Optimizing high performance computing workflow for protein functional annotation

Concurr Comput. 2014 Sep 10;26(13):2112-2121. doi: 10.1002/cpe.3264.

Abstract

Functional annotation of newly sequenced genomes is one of the major challenges in modern biology. With modern sequencing technologies, the protein sequence universe is rapidly expanding. Newly sequenced bacterial genomes alone contain over 7.5 million proteins. The rate of data generation has far surpassed that of protein annotation. The volume of protein data makes manual curation infeasible, whereas a high compute cost limits the utility of existing automated approaches. In this work, we present an improved and optmized automated workflow to enable large-scale protein annotation. The workflow uses high performance computing architectures and a low complexity classification algorithm to assign proteins into existing clusters of orthologous groups of proteins. On the basis of the Position-Specific Iterative Basic Local Alignment Search Tool the algorithm ensures at least 80% specificity and sensitivity of the resulting classifications. The workflow utilizes highly scalable parallel applications for classification and sequence alignment.

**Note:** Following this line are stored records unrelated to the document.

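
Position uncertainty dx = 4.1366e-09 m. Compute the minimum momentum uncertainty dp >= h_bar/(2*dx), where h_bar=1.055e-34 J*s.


dp = h_bar / (2 * dx)
= 1.055e-34 / (2 * 4.1366e-09)
= 1.055e-34 / 8.2732e-09
= 1.2752e-26 kg*m/s

1.2752e-26


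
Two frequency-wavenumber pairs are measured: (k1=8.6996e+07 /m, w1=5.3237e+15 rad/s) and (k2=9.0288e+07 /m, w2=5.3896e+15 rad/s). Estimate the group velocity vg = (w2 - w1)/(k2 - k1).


vg = (w2 - w1) / (k2 - k1)
= (5.3896e+15 - 5.3237e+15) / (9.0288e+07 - 8.6996e+07)
= 6.5900e+13 / 3.2920e+06
= 2.0018e+07 m/s

2.0018e+07


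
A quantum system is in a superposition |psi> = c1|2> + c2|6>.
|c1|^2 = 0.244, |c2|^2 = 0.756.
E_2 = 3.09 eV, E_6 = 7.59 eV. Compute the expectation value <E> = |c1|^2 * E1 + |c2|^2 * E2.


<E> = |c1|^2 * E1 + |c2|^2 * E2
= 0.244 * 3.09 + 0.756 * 7.59
= 0.754 + 5.738
= 6.492 eV

6.492


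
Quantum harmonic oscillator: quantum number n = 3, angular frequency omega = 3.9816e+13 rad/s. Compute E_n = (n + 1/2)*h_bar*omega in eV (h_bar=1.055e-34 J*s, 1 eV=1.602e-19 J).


E = (n + 1/2) * h_bar * omega
= (3 + 0.5) * 1.055e-34 * 3.9816e+13
= 3.5 * 4.2006e-21
= 1.4702e-20 J
= 0.0918 eV

0.0918


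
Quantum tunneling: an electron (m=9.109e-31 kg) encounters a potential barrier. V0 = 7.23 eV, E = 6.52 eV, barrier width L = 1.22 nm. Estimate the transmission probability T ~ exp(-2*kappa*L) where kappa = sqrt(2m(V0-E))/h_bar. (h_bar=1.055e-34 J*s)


V0 - E = 0.71 eV = 1.1374e-19 J
kappa = sqrt(2 * m * (V0-E)) / h_bar
= sqrt(2 * 9.109e-31 * 1.1374e-19) / 1.055e-34
= 4.3148e+09 /m
2*kappa*L = 2 * 4.3148e+09 * 1.22e-9
= 10.5281
T = exp(-10.5281) = 2.677465e-05

2.677465e-05


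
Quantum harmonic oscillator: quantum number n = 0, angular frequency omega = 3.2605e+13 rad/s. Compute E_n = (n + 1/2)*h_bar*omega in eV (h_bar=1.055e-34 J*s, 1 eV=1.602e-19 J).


E = (n + 1/2) * h_bar * omega
= (0 + 0.5) * 1.055e-34 * 3.2605e+13
= 0.5 * 3.4398e-21
= 1.7199e-21 J
= 0.0107 eV

0.0107


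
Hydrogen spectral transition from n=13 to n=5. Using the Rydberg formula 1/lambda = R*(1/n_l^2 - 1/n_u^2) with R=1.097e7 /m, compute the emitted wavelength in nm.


1/lambda = R * (1/n_l^2 - 1/n_u^2)
= 1.097e7 * (1/5^2 - 1/13^2)
= 1.097e7 * (0.04 - 0.005917)
= 1.097e7 * 0.034083
= 3.7389e+05 /m
lambda = 1 / 3.7389e+05 = 2674.5923 nm

2674.5923


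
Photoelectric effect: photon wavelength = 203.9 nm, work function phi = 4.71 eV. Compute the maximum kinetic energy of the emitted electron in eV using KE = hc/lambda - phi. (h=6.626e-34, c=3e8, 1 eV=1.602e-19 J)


E_photon = hc / lambda
= (6.626e-34)(3e8) / (203.9e-9)
= 9.7489e-19 J
= 6.0855 eV
KE = E_photon - phi
= 6.0855 - 4.71
= 1.3755 eV

1.3755


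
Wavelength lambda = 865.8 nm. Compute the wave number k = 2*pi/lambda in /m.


k = 2 * pi / lambda
= 6.2832 / (865.8e-9)
= 6.2832 / 8.6580e-07
= 7.2571e+06 /m

7.2571e+06


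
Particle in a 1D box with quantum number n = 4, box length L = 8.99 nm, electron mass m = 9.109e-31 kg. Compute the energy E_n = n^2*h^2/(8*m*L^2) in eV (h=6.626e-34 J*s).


E = n^2 * h^2 / (8 * m * L^2)
= 4^2 * (6.626e-34)^2 / (8 * 9.109e-31 * (8.99e-9)^2)
= 16 * 4.3904e-67 / (8 * 9.109e-31 * 8.0820e-17)
= 1.1927e-20 J
= 0.0745 eV

0.0745


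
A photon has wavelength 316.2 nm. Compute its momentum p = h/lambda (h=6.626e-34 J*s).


p = h / lambda
= 6.626e-34 / (316.2e-9)
= 6.626e-34 / 3.1620e-07
= 2.0955e-27 kg*m/s

2.0955e-27


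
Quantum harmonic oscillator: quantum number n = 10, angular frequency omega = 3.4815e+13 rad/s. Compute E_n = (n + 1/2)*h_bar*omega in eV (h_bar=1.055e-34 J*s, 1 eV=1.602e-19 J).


E = (n + 1/2) * h_bar * omega
= (10 + 0.5) * 1.055e-34 * 3.4815e+13
= 10.5 * 3.6730e-21
= 3.8566e-20 J
= 0.2407 eV

0.2407


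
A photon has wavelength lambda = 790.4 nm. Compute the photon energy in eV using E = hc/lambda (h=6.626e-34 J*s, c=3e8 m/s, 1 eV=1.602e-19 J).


E = hc / lambda
= (6.626e-34)(3e8) / (790.4e-9)
= 1.9878e-25 / 7.9040e-07
= 2.5149e-19 J
Converting to eV: 2.5149e-19 / 1.602e-19
= 1.5699 eV

1.5699


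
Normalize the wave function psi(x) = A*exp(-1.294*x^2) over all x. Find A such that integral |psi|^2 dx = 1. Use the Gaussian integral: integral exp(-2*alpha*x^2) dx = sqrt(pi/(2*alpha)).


integral |psi|^2 dx = A^2 * sqrt(pi/(2*alpha)) = 1
A^2 = sqrt(2*alpha/pi)
= sqrt(2 * 1.294 / pi)
= 0.907627
A = sqrt(0.907627)
= 0.9527

0.9527


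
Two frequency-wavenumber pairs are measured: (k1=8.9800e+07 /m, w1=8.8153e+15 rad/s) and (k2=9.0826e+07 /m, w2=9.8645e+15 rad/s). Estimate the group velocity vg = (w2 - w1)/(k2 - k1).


vg = (w2 - w1) / (k2 - k1)
= (9.8645e+15 - 8.8153e+15) / (9.0826e+07 - 8.9800e+07)
= 1.0492e+15 / 1.0260e+06
= 1.0226e+09 m/s

1.0226e+09


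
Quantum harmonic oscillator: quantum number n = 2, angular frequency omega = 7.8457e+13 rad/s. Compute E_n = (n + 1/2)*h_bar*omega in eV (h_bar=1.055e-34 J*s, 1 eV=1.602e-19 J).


E = (n + 1/2) * h_bar * omega
= (2 + 0.5) * 1.055e-34 * 7.8457e+13
= 2.5 * 8.2772e-21
= 2.0693e-20 J
= 0.1292 eV

0.1292


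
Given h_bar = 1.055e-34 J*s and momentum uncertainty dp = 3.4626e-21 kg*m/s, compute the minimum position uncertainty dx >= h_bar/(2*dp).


dx = h_bar / (2 * dp)
= 1.055e-34 / (2 * 3.4626e-21)
= 1.055e-34 / 6.9252e-21
= 1.5234e-14 m

1.5234e-14


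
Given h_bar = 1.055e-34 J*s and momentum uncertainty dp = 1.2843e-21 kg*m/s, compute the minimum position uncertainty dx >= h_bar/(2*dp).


dx = h_bar / (2 * dp)
= 1.055e-34 / (2 * 1.2843e-21)
= 1.055e-34 / 2.5686e-21
= 4.1073e-14 m

4.1073e-14


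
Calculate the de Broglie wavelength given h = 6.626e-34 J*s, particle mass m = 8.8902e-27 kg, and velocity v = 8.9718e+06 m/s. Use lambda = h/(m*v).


lambda = h / (m * v)
= 6.626e-34 / (8.8902e-27 * 8.9718e+06)
= 6.626e-34 / 7.9761e-20
= 8.3073e-15 m

8.3073e-15


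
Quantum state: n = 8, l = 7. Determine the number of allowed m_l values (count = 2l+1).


m_l ranges from -l to +l in integer steps
So m_l goes from -7 to +7
Count = 2l + 1 = 2*7 + 1
= 15

15


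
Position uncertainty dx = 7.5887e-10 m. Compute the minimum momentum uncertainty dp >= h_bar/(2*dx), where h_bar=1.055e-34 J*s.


dp = h_bar / (2 * dx)
= 1.055e-34 / (2 * 7.5887e-10)
= 1.055e-34 / 1.5177e-09
= 6.9511e-26 kg*m/s

6.9511e-26


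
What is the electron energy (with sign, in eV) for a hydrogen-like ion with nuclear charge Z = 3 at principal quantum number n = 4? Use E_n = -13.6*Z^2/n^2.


E_n = -13.6 * Z^2 / n^2
= -13.6 * 3^2 / 4^2
= -13.6 * 9 / 16
= -7.65 eV

-7.65


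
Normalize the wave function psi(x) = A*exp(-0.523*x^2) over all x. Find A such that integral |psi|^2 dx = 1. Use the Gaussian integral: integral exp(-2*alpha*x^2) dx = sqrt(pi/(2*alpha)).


integral |psi|^2 dx = A^2 * sqrt(pi/(2*alpha)) = 1
A^2 = sqrt(2*alpha/pi)
= sqrt(2 * 0.523 / pi)
= 0.57702
A = sqrt(0.57702)
= 0.7596

0.7596


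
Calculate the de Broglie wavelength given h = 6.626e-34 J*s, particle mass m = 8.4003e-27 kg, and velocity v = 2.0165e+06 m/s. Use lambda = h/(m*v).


lambda = h / (m * v)
= 6.626e-34 / (8.4003e-27 * 2.0165e+06)
= 6.626e-34 / 1.6939e-20
= 3.9116e-14 m

3.9116e-14


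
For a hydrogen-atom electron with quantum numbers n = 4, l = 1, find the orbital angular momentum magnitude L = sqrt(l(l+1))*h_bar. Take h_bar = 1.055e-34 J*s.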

Using Extreme Science and Engineering Discovery Environment supercomputers, the workflow processed 1,200,000 newly sequenced bacterial proteins. With the rapid expansion of the protein sequence universe, the proposed workflow will enable scientists to annotate big genome data.

Keywords: BLAST; COG; HSPp-BLAST; PS; PSI-BLAST; XSEDE; computational bioinformatics; data-enabled life sciences; petascale; protein annotation; protein sequence universe; science gateways; sequence similarity.